A Cadeia Pública Jorge Santana, em Bangu, zona oeste do Rio de Janeiro, é um dos piores presídios das Américas, apontou a Comissão Interamericana de Direitos Humanos (CIDH) em procedimento da Defensoria Pública fluminense e do Mecanismo de Prevenção e Combate à Tortura do Rio.

Comissão afirma que Cadeia Jorge Santana é uma das piores do continente
Sakhorn Saengtongsamarnsin  

A Comissão recomenda ao Brasil a adoção das medidas necessárias à proteção à vida, à integridade pessoal e à saúde dos presos.

Em vistoria ao local no ano passado, a Defensoria e o Mecanismo observaram problemas como a insalubridade nas celas e a falta de assistência médica e hospitalar.

Além de presos com balas alojadas no corpo à espera de atendimento, havia detentos com membros amputados e sem acesso a ataduras e remédios para dor e com ferimentos graves na cabeça, ossos expostos e fissuras no crânio.

A CIDH também recomenda ao governo brasileiro que, em 15 dias, informe sobre a adoção das medidas necessárias à garantia da atenção médica na Cadeia Pública Jorge Santana (contados da data da intimação) e que atualize essas informações periodicamente junto ao organismo internacional.
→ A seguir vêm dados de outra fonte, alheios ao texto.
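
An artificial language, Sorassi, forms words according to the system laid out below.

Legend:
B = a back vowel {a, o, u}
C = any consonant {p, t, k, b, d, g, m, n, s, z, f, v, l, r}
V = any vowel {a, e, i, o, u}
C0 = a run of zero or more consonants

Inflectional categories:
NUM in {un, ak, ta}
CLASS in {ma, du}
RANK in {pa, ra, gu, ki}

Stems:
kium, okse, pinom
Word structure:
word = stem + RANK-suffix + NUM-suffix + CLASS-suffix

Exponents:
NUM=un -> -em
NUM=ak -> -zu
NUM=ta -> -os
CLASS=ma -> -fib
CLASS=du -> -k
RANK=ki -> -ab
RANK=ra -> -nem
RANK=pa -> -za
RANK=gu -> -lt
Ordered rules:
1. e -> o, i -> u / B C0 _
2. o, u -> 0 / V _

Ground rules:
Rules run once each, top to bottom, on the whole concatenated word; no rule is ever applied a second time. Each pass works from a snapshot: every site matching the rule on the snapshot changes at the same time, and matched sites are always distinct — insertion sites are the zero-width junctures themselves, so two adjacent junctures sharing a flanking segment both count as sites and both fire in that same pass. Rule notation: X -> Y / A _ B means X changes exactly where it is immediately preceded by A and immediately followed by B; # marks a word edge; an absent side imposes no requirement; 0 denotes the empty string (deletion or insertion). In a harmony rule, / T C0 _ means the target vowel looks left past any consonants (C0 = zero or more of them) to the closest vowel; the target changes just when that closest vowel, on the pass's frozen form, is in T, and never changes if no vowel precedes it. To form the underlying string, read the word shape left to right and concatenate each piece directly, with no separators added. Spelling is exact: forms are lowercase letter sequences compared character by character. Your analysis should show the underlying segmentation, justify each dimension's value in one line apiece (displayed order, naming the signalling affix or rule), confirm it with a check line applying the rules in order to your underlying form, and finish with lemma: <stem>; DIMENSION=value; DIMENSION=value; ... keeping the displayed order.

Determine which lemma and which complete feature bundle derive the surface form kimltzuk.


underlying: kium-lt-zu-k
NUM=ak - signalled by the affix -zu
CLASS=du - signalled by the affix -k
RANK=gu - signalled by the affix -lt
check: kiumltzuk -> kiumltzuk -> kimltzuk
lemma: kium; NUM=ak; CLASS=du; RANK=gu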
Em razão da proximidade com a Unidade de Pronto Atendimento Hamilton Agostinho, a cadeia recebe presos provisórios alvejados por tiros ou em estado de saúde grave (decorrente da própria detenção), que necessitam de assistência médica específica ou continuada.

“A decisão também determina a redução da superlotação na unidade em correlação com a assistência à saúde, ou seja, quanto menos superlotada a Cadeia mais condições de sobrevivência têm os presos. Portanto, no caso em questão, temos uma instância internacional reconhecendo o estado ilegal em que vivem os detentos.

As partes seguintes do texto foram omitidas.